Additional takeaways from the assessment

  • Employee’s illness. Employees are not eligible for paid family leave due to their own illness, and may not receive both paid family leave benefits and sick pay for the same period.
  • Coordination of disability and paid family leave benefits. An employee who is eligible for both disability benefits and paid family leave during the same 52-consecutive-week period may take a combined 26 weeks of both benefits. Any disability benefits received in 2017 will count toward the employee’s total combined disability and paid family leave benefits available in 2018. (The 52-week look-back period for 2018 will extend back into 2017.)
  • Paid family leave and the FMLA. Unless the employer specifies otherwise, leave available under the Family and Medical Leave Act (FMLA) can run concurrently with paid family leave, as long as the employer provided the required FMLA notices. For a subsequent unrelated disability, an employee may seek benefits up to the maximum number of weeks permitted. The assessment emphasized that employees with a qualifying event in 2017, such as the birth of a child, may be entitled to leave in 2017 and again in 2018.

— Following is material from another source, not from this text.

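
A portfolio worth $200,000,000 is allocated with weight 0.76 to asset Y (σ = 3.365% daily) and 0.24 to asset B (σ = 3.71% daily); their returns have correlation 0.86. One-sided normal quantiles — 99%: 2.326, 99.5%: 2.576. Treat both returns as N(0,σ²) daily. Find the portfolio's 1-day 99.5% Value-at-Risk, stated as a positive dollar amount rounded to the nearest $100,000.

$17,300,000

σ_p² = 0.76²·3.365² + 0.24²·3.71² + 2·0.86·0.76·0.24·3.365·3.71 = 11.2497 (%²).
σ_p = √11.2497 = 3.354%.
VaR = 2.576 × 3.354% = 8.640%; on $200,000,000 that is $17,280,000.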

Implications for New York employers

Employers with employees in New York should consider taking the following actions (in consultation with legal counsel) to comply with New York’s paid family leave law before 2018:

  • Determine whether and to what extent New York’s law overlaps with the organization’s leave policies.
  • Decide whether to fully insure or self-insure paid family leave, and either contact the disability carrier to obtain a policy or file an election with New York to self-insure by September 30.
  • Adopt a written paid family leave policy before January 1, 2018, that includes all required information and informs employees that overlapping leaves under the FMLA and company policy will be run concurrently whenever possible.
  • Start training HR and any others responsible for administering paid family leave benefits about employees’ rights and obligations under the law.